Key pieces of information about the business risks that you need to know about.

Hydrogen Infrastructure Reality Gap

Despite launching SOFC production in July 2025, Doosan's hydrogen revenue faces brutal commercial delays as global hydrogen projects face widespread cancellations and cost overruns. European hydrogen infrastructure has been pushed back to 2032-2033, with Dutch backbone projects seeing costs balloon from €1.5 billion to €3.8 billion due to permitting nightmares. While SOFCs can run on natural gas today, green hydrogen retreat poses existential threats to long-term value propositions as developers worldwide trim investments and cancel projects due to economic unviability.
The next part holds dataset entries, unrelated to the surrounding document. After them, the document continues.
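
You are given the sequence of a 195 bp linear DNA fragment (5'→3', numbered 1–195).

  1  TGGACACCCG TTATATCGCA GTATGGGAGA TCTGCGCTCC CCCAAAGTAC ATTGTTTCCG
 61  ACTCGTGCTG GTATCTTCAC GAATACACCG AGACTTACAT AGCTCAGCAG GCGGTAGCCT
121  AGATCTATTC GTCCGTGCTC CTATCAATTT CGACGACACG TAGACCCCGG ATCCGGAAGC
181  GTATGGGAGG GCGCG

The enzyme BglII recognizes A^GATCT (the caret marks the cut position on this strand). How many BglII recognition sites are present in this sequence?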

Desalination Regulatory Maze

Doosan's desalination thesis confronts complex three-tier regulatory hurdles requiring environmental authorization, maritime concessions, and surface land rights that can stretch approval processes for years. Chile's desalination projects illustrate typical challenges where developers cannot impose easements and must negotiate fragmented land rights directly with multiple parties. Environmental impacts on marine ecosystems create additional opposition, while many water-scarce regions lack political stability or financial resources for large-scale fuel cell desalination infrastructure, potentially stranding advanced technology investments.
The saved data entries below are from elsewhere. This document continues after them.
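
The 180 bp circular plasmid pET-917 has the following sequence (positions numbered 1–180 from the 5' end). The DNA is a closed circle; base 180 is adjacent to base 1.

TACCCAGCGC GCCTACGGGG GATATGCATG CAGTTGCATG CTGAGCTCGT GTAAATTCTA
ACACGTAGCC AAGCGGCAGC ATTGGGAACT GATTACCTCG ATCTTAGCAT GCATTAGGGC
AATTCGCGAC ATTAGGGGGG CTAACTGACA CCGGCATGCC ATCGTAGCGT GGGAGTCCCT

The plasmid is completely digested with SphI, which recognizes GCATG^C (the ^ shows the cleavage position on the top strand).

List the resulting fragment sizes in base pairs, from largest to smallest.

71, 52, 47, 10 bp

SphI sites (GCATGC) start at positions 26, 36, 107, 154.
SphI cuts after base 5 of each site (before the last base), so after positions 30, 40, 111, 158.
Circular molecule, 4 cuts → 4 fragments:
  31–40 → 10 bp
  41–111 → 71 bp
  112–158 → 47 bp
  159–180 then 1–30 → 22 + 30 = 52 bp
Sorted largest to smallest: 71, 52, 47, 10 bp.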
Competition Risk in Accelerating Market

As a minor player against Bloom Energy's 44% global market share and massive R&D budgets, Doosan risks being overwhelmed if fuel cell adoption accelerates faster than expected. Major competitors like Bloom and Plug Power have increased R&D spending over 15% annually since 2021, while Bloom just commissioned a 10MW California data center facility showcasing scale advantages. If the fuel cell market explodes toward its projected $18 billion by 2030, Doosan's limited resources could result in market share erosion or forced acquisition at suboptimal valuations.